Of course you had to have been living under a rock not to hear about Andy Stanley’s sermon on what the Old Testament has to do with the life of modern day Christians. Ostensibly basing his sermon on the apostolic council of Jerusalem in Acts 15, Stanley declared, “Here’s what the Jerusalem Council was saying to the Gentiles: ‘You are not accountable to the Ten Commandments.’”
Stanley’s goal is not entirely out of line. He wants to meet those who have lost their faith in a maze of rules and regulations (which he places in the Old Testament) and set them free in Jesus. Who can blame him?
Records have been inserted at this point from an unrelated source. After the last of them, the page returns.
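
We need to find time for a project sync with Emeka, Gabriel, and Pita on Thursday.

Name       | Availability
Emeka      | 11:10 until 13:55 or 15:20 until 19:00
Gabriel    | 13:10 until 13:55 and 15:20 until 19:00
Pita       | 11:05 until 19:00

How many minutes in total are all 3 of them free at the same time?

265

Emeka ∩ Gabriel: 13:10-13:55, 15:20-19:00.
Emeka ∩ Gabriel ∩ Pita: 13:10-13:55, 15:20-19:00.
Summing the common windows: 45 + 220 = 265 minutes.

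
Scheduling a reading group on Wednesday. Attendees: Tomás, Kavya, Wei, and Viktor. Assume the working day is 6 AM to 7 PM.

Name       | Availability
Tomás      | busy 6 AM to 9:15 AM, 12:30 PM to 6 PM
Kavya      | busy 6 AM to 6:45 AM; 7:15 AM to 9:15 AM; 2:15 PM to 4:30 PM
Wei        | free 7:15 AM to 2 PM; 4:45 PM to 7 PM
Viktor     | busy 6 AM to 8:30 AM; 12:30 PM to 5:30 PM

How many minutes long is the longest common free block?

Tomás free: 09:15-12:30, 18:00-19:00 (invert busy blocks within the working day).
Kavya free: 06:45-07:15, 09:15-14:15, 16:30-19:00 (invert busy blocks within the working day).
Wei free: 07:15-14:00, 16:45-19:00.
Viktor free: 08:30-12:30, 17:30-19:00 (invert busy blocks within the working day).
Tomás ∩ Kavya: 09:15-12:30, 18:00-19:00.
Tomás ∩ Kavya ∩ Wei: 09:15-12:30, 18:00-19:00.
Tomás ∩ Kavya ∩ Wei ∩ Viktor: 09:15-12:30, 18:00-19:00.
So the common availability across everyone is 09:15-12:30, 18:00-19:00.
The longest is 09:15-12:30 at 195 minutes.

195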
After all Christians routinely wonder what the nice, compassionate, non-judgmental Jesus has to do with the arbitrary, legalistic, judgmental, and, mostly, angry God of the Old Testament. The downside in this, of course, is that ditching the Old Testament is flirting with the ancient heresy called Marcionism—basically the denial that the Old Testament has any authority for Christian doctrine and morals.
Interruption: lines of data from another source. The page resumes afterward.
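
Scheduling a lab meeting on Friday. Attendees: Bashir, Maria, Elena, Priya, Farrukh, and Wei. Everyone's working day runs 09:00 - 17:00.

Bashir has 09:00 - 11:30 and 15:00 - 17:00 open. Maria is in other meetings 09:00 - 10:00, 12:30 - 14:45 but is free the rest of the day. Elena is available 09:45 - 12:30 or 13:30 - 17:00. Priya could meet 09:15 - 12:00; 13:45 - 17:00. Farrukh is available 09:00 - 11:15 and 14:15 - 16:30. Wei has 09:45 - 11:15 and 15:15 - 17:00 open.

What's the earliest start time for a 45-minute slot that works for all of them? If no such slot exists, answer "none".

10:00

Bashir free: 09:00-11:30, 15:00-17:00.
Maria free: 10:00-12:30, 14:45-17:00 (invert busy blocks within the working day).
Elena free: 09:45-12:30, 13:30-17:00.
Priya free: 09:15-12:00, 13:45-17:00.
Farrukh free: 09:00-11:15, 14:15-16:30.
Wei free: 09:45-11:15, 15:15-17:00.
Bashir ∩ Maria: 10:00-11:30, 15:00-17:00.
Bashir ∩ Maria ∩ Elena: 10:00-11:30, 15:00-17:00.
Bashir ∩ Maria ∩ Elena ∩ Priya: 10:00-11:30, 15:00-17:00.
Bashir ∩ Maria ∩ Elena ∩ Priya ∩ Farrukh: 10:00-11:15, 15:00-16:30.
Bashir ∩ Maria ∩ Elena ∩ Priya ∩ Farrukh ∩ Wei: 10:00-11:15, 15:15-16:30.
So the common availability across everyone is 10:00-11:15, 15:15-16:30.
The first common window of at least 45 minutes is 10:00-11:15, so the earliest start is 10:00.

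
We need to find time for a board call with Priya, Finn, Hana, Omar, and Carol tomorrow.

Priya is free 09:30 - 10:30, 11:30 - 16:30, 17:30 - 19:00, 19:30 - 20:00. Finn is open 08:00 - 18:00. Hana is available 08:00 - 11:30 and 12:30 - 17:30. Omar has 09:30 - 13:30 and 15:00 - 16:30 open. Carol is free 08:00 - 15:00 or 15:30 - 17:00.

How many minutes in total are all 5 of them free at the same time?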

Stanley insists the Gospel “is completely detached … from everything that came before.” So according to Stanley “God has done something through the Jews for the world” [given them the Law]. “But the ‘through the Jews’ part of the story is over, and now something new and better and inclusive has come.” According to Francis Watson, modern day Marcionism is more about “Christian unease about the status and function of the Old Testament” and therefore the conclusion that “the Old Testament is not to be regarded as part of Christian scripture.” But Stanley is quite careful here. He insists he believes the Old Testament is “divinely inspired,” yet Stanley claims the Old Testament is no longer authoritative for the Christian life.
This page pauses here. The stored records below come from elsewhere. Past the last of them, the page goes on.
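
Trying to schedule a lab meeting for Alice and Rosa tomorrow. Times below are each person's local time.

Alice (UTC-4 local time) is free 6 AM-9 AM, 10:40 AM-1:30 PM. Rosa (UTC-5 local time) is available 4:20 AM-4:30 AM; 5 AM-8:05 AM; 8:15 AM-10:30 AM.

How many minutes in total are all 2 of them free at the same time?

230

Alice in UTC: 10:00-13:00, 14:40-17:30 (add 4h to convert from UTC-4).
Rosa in UTC: 09:20-09:30, 10:00-13:05, 13:15-15:30 (add 5h to convert from UTC-5).
Alice ∩ Rosa: 10:00-13:00, 14:40-15:30.
Those are the intersection windows.
Summing the common windows: 180 + 50 = 230 minutes.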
This was a general call to avoid immoral behavior[,] but not immoral behavior as defined by the Old Testament … [rather,] as defined by the apostle Paul. … The apostle Paul was explicit and specific about sexual immorality but he did not tie it to the Old Testament. … The old covenant, law of Moses, was not the go-to source regarding sexual behavior for the church. … The Old Testament was not the go-to source regarding any behavior for the church.What Andy Stanley says out loud is what some Christians, even some Lutherans think. The antinomnians do not believe the Law has any place in the Christian life and the Gospel is all that is needed. Preach the Gospel and leave it up to the Gospel to work to transform behavior. We don't need to mess with the law. There is no third use or third function or any use or function of the Law except a generic curb for the general population and a mirror to point us to the need for that Gospel.
What Andy Stanley says out loud is what some Christians, even Lutherans think. There are many stories in the Bible and they are meant for different people and different times but only the story of Jesus is for all. In this view Jesus is merely a subplot of the Old Testament and not the central focus and narrative of both OT and NT. So there is little need to spend time in it -- except for a few passages we like to hear at Christmas or a few Psalms so familiar and meaningful. Indeed, many Christians act like Marcionites even if they don't really believe like them.
Of course, even if people are clapping their hands that Andy Stanley finally said out loud what they have been thinking all along, that does not make it right. Andy is wrong. Dead wrong. He is deceiving people with a Gospel less than Christian and one certainly unworthy of Jesus. Don't by into his lies and don't end up with his conclusions. Scripture is all about Jesus. We heard that from the mouth of Jesus at Ascension Day, when, just before fading into the clouds, our Lord opened the minds of His disciples to see how all the Law, the Prophets, and the Psalms testify of Him. Do I hear an Amen?